By using data derived from dual nucleotides based on complete genomes, our studies are applicable to analyze genomic structures and provide their 2-dimension graphic representation by PCA algorithm. Then the method is used to investigate the dual nucleotide compositions of 11 Gram-positive and 12 Gram-negative eubacteria in Table 1.

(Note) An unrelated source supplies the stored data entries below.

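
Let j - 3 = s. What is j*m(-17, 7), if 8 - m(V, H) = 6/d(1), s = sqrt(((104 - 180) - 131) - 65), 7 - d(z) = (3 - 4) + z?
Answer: 150/7 + 200*I*sqrt(17)/7 ≈ 21.429 + 117.8*I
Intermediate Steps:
d(z) = 8 - z (d(z) = 7 - ((3 - 4) + z) = 7 - (-1 + z) = 7 + (1 - z) = 8 - z)
s = 4*I*sqrt(17) (s = sqrt((-76 - 131) - 65) = sqrt(-207 - 65) = sqrt(-272) = 4*I*sqrt(17) ≈ 16.492*I)
m(V, H) = 50/7 (m(V, H) = 8 - 6/(8 - 1*1) = 8 - 6/(8 - 1) = 8 - 6/7 = 50/7)
j = 3 + 4*I*sqrt(17) ≈ 3.0 + 16.492*I
j*m(-17, 7) = (3 + 4*I*sqrt(17))*(50/7) = 150/7 + 200*I*sqrt(17)/7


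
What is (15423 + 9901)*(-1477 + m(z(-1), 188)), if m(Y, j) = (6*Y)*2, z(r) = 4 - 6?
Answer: -38011324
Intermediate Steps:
z(r) = -2
m(Y, j) = 12*Y
(15423 + 9901)*(-1477 + m(z(-1), 188)) = (15423 + 9901)*(-1477 + 12*(-2)) = 25324*(-1477 - 24) = 25324*(-1501) = -38011324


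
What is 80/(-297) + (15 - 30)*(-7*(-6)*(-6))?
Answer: 1122580/297 ≈ 3779.7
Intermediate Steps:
80/(-297) + (15 - 30)*(-7*(-6)*(-6)) = 80*(-1/297) - 630*(-6) = -80/297 - 15*(-252) = -80/297 + 3780 = 1122580/297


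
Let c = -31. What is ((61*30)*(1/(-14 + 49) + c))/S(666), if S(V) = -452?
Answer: 99186/791 ≈ 125.39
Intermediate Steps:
((61*30)*(1/(-14 + 49) + c))/S(666) = ((61*30)*(1/(-14 + 49) - 31))/(-452) = (1830*(1/35 - 31))*(-1/452) = (1830*(-1084/35))*(-1/452) = -396744/7*(-1/452) = 99186/791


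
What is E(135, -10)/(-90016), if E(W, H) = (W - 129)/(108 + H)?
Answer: -3/4410784 ≈ -6.8015e-7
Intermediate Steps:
E(W, H) = (-129 + W)/(108 + H)
E(135, -10)/(-90016) = ((-129 + 135)/(108 - 10))/(-90016) = (6/98)*(-1/90016) = ((1/98)*6)*(-1/90016) = (3/49)*(-1/90016) = -3/4410784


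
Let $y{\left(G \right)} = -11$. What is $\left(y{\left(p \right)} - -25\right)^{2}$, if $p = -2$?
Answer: $196$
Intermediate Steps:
$\left(y{\left(p \right)} - -25\right)^{2} = \left(-11 - -25\right)^{2} = \left(-11 + 25\right)^{2} = 14^{2} = 196$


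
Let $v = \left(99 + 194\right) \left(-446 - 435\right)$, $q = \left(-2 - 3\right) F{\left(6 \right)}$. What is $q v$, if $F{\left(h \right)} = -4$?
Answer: $-5162660$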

The amino acid compositions of the eubacteria of Table 1 have been studied by Sorimachi and Okayasu (2004). Their research results show that these eubacteria were classified into two groups, “S-Type” represented by S. aureus and “E-Type” represented by E. coli. Similarly, we also classified these eubacteria into two groups, “S-Type” and “E-Type”, according to particular dot-cluster derived from complete genomes data by PCA. Compared with the research results of Sorimachi and Okayasu, our results show some diversity in three eubacteria: H. influenzae, M. pneumoniae and U. urealyticum. Here, H. influenzae belong to “S-Type” while M. pneumoniae and U. urealyticum are “E-Type”. We do not think that the diversity imply some failure in our approach or Sorimachi and Okayasu's scheme. The proportion of diversity is low, only 13%. Looked by statistics viewpoint, the diversity is acceptable.

The present study demonstrates that dual nucleotide compositions are useful values to investigate genomic structures and biological evolution. The more similar the structures of dot-cluster are the more similar the organisms are. That is to say, the structures between evolutionary closely related species are more similar, while those between evolutionary disparate species are larger. Closely observing Fig. 1, we find that in “S-Type” the more similar species groups are the following: S. aureus Mu50, S. pyogenes M1 and B. subtilis; L. monocytogenes, H. pylori J99, H. influenzae and H. pylori 26695. In “E-Type” the more similar species groups are the following: E. coli, S. typhi, Y. pestis; M. tuberculosis, M. leprae, T. pallidum and U. urealyticum. Similar results can be found out in Fig. 1 of Sorimachi and Okayasu (2004).